After an hour's rest and a light meal we are offered a choice: a 5km walk to 3900m-high Millennium Camp and a longer walk out on the last day; or 10km to Mweka Camp at 3000m with fresh vegetables and meat? Unlike the majority we choose Millennium, forgoing the better dinner but knowing we'll be more rested for a final 22km day.

Later that day we still can't really believe we've done it. Our reactions run from Bronwen's "I enjoyed it" to Rex and me saying it has been the hardest thing we've ever done, to Nigel's "I would do it again". We'd passed people being carried down, being assisted down, and turning back. Yet we, by far the oldest group on the mountain over the past two days, according to the camp sign-in books, have made it. I can finally hold down water so we celebrate with a small whiskey Rex carted all the way, and we dine on carrot soup and vege and bean sauce on rice. We are in our sleeping bags by 7.30pm and sleep the sleep of the exhausted but elated.

September 7, the walk out

Before our 22km walk out there is a brief ceremony where our porters, tall, strong and proud men, sing us their Kilimanjaro song to say thank you and farewell. Nigel says a few words he's learnt in Swahili, then we give them our tip - more than their monthly income. We finish with a waiata, Te Aroha, which seems well appreciated, and distribute silver fern pins.

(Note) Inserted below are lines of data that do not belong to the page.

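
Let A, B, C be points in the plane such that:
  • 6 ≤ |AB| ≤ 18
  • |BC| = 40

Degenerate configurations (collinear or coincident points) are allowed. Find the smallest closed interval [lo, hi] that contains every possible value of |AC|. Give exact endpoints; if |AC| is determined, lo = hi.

|AB| ∈ [6, 18]
|BC| ∈ {40}
|AC| ∈ [22, 58]

|AC| ∈ [22, 58]  (≈ [22.0000, 58.0000])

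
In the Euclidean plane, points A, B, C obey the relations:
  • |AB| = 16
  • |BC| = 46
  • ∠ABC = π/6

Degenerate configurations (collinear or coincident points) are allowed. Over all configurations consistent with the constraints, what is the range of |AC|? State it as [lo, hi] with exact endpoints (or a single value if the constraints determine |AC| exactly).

|AC| = 2·√(593 - 184·√(3))  (≈ 33.1242)

|AB| ∈ {16}
|BC| ∈ {46}
|AC| ∈ {2·√(593 - 184·√(3))}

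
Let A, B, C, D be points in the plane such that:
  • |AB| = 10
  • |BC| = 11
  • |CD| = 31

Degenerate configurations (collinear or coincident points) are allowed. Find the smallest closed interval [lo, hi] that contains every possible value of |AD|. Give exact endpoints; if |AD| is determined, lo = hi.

|AD| ∈ [10, 52]  (≈ [10.0000, 52.0000])

|AB| ∈ {10}
|BC| ∈ {11}
|CD| ∈ {31}
|AC| ∈ [1, 21]
|BD| ∈ [20, 42]
|AD| ∈ [10, 52]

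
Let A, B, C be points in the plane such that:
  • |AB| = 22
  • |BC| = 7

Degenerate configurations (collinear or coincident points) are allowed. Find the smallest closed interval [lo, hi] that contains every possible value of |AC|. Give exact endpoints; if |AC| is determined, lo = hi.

|AC| ∈ [15, 29]  (≈ [15.0000, 29.0000])

|AB| ∈ {22}
|BC| ∈ {7}
|AC| ∈ [15, 29]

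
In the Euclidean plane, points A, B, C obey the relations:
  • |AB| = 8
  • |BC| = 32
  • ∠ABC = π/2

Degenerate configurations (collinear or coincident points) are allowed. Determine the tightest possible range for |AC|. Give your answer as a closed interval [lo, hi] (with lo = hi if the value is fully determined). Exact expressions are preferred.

|AC| = 8·√(17)  (≈ 32.9848)

|AB| ∈ {8}
|BC| ∈ {32}
|AC| ∈ {8·√(17)}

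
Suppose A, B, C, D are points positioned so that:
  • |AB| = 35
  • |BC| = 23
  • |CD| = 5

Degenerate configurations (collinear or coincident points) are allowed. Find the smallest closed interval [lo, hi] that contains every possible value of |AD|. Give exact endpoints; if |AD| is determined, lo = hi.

|AB| ∈ {35}
|BC| ∈ {23}
|CD| ∈ {5}
|AC| ∈ [12, 58]
|BD| ∈ [18, 28]
|AD| ∈ [7, 63]

|AD| ∈ [7, 63]  (≈ [7.0000, 63.0000])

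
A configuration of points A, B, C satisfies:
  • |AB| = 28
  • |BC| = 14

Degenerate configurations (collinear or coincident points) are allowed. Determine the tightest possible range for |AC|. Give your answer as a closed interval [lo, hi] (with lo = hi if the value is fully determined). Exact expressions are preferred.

|AB| ∈ {28}
|BC| ∈ {14}
|AC| ∈ [14, 42]

|AC| ∈ [14, 42]  (≈ [14.0000, 42.0000])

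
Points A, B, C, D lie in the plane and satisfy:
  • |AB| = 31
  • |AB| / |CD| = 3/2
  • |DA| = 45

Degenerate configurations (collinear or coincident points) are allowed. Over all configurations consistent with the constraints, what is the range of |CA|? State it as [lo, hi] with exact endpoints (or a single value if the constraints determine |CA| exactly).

|CA| ∈ [73/3, 197/3]  (≈ [24.3333, 65.6667])

|AB| ∈ {31}
|AD| ∈ {45}
|CD| ∈ {62/3}
|BD| ∈ [14, 76]
|AC| ∈ [73/3, 197/3]
|BC| ∈ [0, 290/3]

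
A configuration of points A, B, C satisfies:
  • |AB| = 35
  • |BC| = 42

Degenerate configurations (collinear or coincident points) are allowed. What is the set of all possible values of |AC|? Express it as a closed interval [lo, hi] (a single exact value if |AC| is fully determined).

|AB| ∈ {35}
|BC| ∈ {42}
|AC| ∈ [7, 77]

|AC| ∈ [7, 77]  (≈ [7.0000, 77.0000])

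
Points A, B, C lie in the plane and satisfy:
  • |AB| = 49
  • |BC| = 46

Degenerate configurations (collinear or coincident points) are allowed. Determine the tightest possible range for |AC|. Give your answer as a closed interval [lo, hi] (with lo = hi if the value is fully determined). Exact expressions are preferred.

|AB| ∈ {49}
|BC| ∈ {46}
|AC| ∈ [3, 95]

|AC| ∈ [3, 95]  (≈ [3.0000, 95.0000])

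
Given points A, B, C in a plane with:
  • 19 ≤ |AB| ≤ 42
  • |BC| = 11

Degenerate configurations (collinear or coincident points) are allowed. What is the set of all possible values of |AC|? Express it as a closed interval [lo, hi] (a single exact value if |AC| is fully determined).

|AC| ∈ [8, 53]  (≈ [8.0000, 53.0000])

|AB| ∈ [19, 42]
|BC| ∈ {11}
|AC| ∈ [8, 53]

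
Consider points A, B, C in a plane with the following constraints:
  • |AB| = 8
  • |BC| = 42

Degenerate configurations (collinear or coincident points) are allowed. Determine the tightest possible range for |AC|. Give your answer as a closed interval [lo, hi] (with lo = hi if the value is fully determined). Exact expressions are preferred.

|AB| ∈ {8}
|BC| ∈ {42}
|AC| ∈ [34, 50]

|AC| ∈ [34, 50]  (≈ [34.0000, 50.0000])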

Placing one foot before the other - which had been so unbelievably hard those final few hours of the ascent - is a breeze at lower altitude, after sleep, no migraine, and elated by our sense of success. The mountain behind us, the prospect of a shower followed by a couple of beers ahead . . .

From the moorland back through the rainforest we drop 2100m. The rainforest is generally in cloud but we get one last glimpse of our mountain behind us.

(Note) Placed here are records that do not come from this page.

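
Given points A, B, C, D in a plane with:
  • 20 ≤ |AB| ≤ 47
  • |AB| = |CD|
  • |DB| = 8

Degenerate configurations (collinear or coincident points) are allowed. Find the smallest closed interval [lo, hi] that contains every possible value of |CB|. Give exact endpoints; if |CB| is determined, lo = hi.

|AB| ∈ [20, 47]
|BD| ∈ {8}
|CD| ∈ [20, 47]
|AD| ∈ [12, 55]
|BC| ∈ [12, 55]
|AC| ∈ [0, 102]

|CB| ∈ [12, 55]  (≈ [12.0000, 55.0000])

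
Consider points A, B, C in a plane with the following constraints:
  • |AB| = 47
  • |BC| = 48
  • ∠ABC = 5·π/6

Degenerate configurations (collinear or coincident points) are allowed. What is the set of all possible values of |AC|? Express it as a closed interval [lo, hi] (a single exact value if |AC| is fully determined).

|AC| = √(2256·√(3) + 4513)  (≈ 91.7633)

|AB| ∈ {47}
|BC| ∈ {48}
|AC| ∈ {√(2256·√(3) + 4513)}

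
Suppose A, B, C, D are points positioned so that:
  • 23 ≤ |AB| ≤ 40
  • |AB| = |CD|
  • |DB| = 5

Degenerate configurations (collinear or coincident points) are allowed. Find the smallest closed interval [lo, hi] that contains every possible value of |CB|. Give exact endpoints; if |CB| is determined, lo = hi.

|AB| ∈ [23, 40]
|BD| ∈ {5}
|CD| ∈ [23, 40]
|AD| ∈ [18, 45]
|BC| ∈ [18, 45]
|AC| ∈ [0, 85]

|CB| ∈ [18, 45]  (≈ [18.0000, 45.0000])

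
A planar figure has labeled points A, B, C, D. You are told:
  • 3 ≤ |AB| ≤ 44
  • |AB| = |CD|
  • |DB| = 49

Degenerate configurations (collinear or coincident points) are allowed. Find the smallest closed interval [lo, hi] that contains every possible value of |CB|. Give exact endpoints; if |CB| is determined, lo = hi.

|CB| ∈ [5, 93]  (≈ [5.0000, 93.0000])

|AB| ∈ [3, 44]
|BD| ∈ {49}
|CD| ∈ [3, 44]
|AD| ∈ [5, 93]
|BC| ∈ [5, 93]
|AC| ∈ [0, 137]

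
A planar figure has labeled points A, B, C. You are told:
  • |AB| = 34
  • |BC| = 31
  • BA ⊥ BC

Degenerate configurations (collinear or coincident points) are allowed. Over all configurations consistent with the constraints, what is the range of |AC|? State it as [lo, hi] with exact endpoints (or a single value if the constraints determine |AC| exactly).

|AC| = √(2117)  (≈ 46.0109)

|AB| ∈ {34}
|BC| ∈ {31}
|AC| ∈ {√(2117)}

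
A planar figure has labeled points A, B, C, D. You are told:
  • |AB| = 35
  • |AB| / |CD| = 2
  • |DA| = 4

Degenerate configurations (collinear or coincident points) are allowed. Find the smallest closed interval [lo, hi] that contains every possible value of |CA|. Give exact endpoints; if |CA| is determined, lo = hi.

|AB| ∈ {35}
|AD| ∈ {4}
|CD| ∈ {35/2}
|BD| ∈ [31, 39]
|AC| ∈ [27/2, 43/2]
|BC| ∈ [27/2, 113/2]

|CA| ∈ [27/2, 43/2]  (≈ [13.5000, 21.5000])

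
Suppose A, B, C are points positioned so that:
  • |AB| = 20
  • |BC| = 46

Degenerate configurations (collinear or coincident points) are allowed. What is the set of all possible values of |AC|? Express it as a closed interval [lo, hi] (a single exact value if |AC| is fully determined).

|AC| ∈ [26, 66]  (≈ [26.0000, 66.0000])

|AB| ∈ {20}
|BC| ∈ {46}
|AC| ∈ [26, 66]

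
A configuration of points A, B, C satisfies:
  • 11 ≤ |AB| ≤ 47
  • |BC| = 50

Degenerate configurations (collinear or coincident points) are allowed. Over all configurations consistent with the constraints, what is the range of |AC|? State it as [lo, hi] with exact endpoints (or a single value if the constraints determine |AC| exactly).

|AC| ∈ [3, 97]  (≈ [3.0000, 97.0000])

|AB| ∈ [11, 47]
|BC| ∈ {50}
|AC| ∈ [3, 97]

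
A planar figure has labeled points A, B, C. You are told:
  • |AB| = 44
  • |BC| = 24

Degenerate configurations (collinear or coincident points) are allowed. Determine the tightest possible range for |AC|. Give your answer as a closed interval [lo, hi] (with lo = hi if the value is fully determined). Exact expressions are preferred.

|AB| ∈ {44}
|BC| ∈ {24}
|AC| ∈ [20, 68]

|AC| ∈ [20, 68]  (≈ [20.0000, 68.0000])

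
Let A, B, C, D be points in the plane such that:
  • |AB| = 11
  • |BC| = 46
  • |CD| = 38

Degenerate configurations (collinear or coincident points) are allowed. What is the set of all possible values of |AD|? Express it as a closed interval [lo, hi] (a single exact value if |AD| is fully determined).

|AD| ∈ [0, 95]  (≈ [0.0000, 95.0000])

|AB| ∈ {11}
|BC| ∈ {46}
|CD| ∈ {38}
|AC| ∈ [35, 57]
|BD| ∈ [8, 84]
|AD| ∈ [0, 95]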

The walk to the Mweka Gate takes five hours. Our boots and gaiters are there washed of their thick mud for US$2 a pair - to a quality accepted by NZ Customs on our arrival home! A 45-minute bus ride takes us back to our Moshi hotel for that longed-for beer.

So what have I achieved? We have ticked off a large item on our bucket list - but have also discovered the limit of our endurance, physically and mentally. Rex and I decide four items are now off all our future plans: tents, sleeping bags, mountains, and, for me especially, long- drops!

As for Andrew - have I found him? Was he up there with me? I believe I can answer "Yes". But I also know that for every step I take forward in my grief pathway, some days I feel I fall back two.